In turn, there are three ways, he said, to achieve this.

“If you want to be a creative investor, you have to learn to do that which stops most people — raise capital. The creative investor needs to know how to raise capital, even when the bank won’t give her money. The good news is there are plenty of ways to get money that don’t require a bank,” according to the article.

The basis is financial education on top of which you will need to develop three skills. This concept is something he has reiterated for years, most recently in an Instagram post.

“If you want to be rich in today’s world, you need financial education and academic and professional education. In fact, the professionals that I work with also have great financial education. That’s why we get along so well. And together we become rich,” Kiyosaki posted.

Here are the three skills common to creative investors:

Find an Opportunity that Everyone Else Missed

“See with your mind what others miss with their eyes,” he wrote.

“Use the example of a man who bought a rundown old house that was spooky to look at. Everyone around him would wonder why he bought it; but he had seen what others hadn’t. After going to the title company, he discovered that the house came with four extra lots. After buying the house, he simply tore it down and sold the five lots to a builder for three times what he paid for the entire package. He made $75,000 for two months of work. It’s not a lot of money, but it sure beats minimum wage. And it’s not technically difficult. It just took a different mindset,” he explained.

Raise Money

He argued that investors need to reframe their thinking around money.

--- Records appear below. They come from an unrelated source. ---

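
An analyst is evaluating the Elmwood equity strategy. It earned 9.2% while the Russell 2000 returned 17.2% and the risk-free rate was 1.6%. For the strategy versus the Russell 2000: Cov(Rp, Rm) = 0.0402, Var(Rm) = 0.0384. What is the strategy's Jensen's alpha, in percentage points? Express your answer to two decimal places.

-8.73

β = Cov / Var = 0.0402 / 0.0384 = 1.0469
E[R] = Rf + β(Rm − Rf) = 1.6% + 1.0469 × (17.2% − 1.6%) = 17.9316%
α = Rp − E[R] = 9.2% − 17.9316% = -8.7316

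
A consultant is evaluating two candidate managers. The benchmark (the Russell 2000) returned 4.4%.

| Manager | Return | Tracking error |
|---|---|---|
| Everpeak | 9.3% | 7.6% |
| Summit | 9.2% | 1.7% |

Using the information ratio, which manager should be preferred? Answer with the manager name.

Summit

Everpeak: IR = (9.3% − 4.4%) / 7.6% = 0.645
Summit: IR = (9.2% − 4.4%) / 1.7% = 2.824
Highest: Summit (2.824).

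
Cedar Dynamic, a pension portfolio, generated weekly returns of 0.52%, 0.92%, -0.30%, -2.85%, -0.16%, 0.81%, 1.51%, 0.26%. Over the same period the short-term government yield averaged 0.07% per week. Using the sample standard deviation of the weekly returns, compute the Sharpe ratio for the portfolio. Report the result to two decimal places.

0.01

r̄ = (0.52 + 0.92 − 0.3 − 2.85 − 0.16 + 0.81 + 1.51 + 0.26) / 8 = 0.710 / 8 = 0.0888%
Sample std dev = √[12.2957 / 7] = 1.3253%
Sharpe = (r̄ − rf) / σ = (0.0888 − 0.07) / 1.3253 = 0.0188 / 1.3253 = 0.0142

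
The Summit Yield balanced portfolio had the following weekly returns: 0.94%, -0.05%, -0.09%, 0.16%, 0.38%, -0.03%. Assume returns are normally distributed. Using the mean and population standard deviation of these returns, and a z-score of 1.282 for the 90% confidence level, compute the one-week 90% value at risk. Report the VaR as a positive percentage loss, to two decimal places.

r̄ = (0.94 − 0.05 − 0.09 + 0.16 + 0.38 − 0.03) / 6 = 1.310 / 6 = 0.2183%
Σ(r − r̄)² = (0.94 − 0.2183)² + (-0.05 − 0.2183)² + (-0.09 − 0.2183)² + … = 0.7791
population σ = √(0.7791 / 6) = √0.1299 = 0.3604%
VaR = −(r̄ − z·σ) = −(0.2183 − 1.282 × 0.3604) = −(-0.2437) = 0.2437%

0.24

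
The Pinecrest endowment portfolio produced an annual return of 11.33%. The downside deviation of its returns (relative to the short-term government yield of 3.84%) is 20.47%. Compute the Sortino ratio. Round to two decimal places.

Sortino = (Rp − Rf) / σd = (11.33% − 3.84%) / 20.47% = 7.49% / 20.47% = 0.3659

0.37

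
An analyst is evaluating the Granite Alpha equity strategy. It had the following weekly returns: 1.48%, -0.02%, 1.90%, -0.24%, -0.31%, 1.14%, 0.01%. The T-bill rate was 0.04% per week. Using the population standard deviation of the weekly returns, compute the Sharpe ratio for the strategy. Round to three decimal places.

Mean return r̄ = 3.960 / 7 = 0.5657%
Population σ = √[Σ(r − r̄)² / 7] = √[5.0140 / 7] = √0.7163 = 0.8463%
Sharpe = (r̄ − rf) / σ = (0.5657 − 0.04) / 0.8463 = 0.5257 / 0.8463 = 0.6212

0.621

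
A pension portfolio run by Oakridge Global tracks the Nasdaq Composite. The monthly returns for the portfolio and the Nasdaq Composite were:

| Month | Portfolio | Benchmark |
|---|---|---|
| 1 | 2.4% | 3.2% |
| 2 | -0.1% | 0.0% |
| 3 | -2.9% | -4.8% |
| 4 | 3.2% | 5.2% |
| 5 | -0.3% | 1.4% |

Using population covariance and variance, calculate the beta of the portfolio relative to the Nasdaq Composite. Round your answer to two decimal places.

r̄p = 0.4600%,  r̄m = 1.0000%
Cov = Σ(rp − r̄p)(rm − r̄m) / 5 = 7.1040
Var(rm) = Σ(rm − r̄m)² / 5 = 11.4560
β = Cov / Var = 7.1040 / 11.4560 = 0.6201

0.62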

“The average person only goes to the bank to get money. When a good opportunity comes around, they say, ‘The bank won’t lend me money,’ or ‘I don’t have the money to buy it.’ The average investor’s mindset about money and investing holds him back,” he wrote.

Organize Smart People

Intelligent people work with or hire people who are more intelligent than they are, according to Kiyosaki. In other words, surround yourself with experts.

“When you need advice, make sure you choose your advisors wisely,” he added.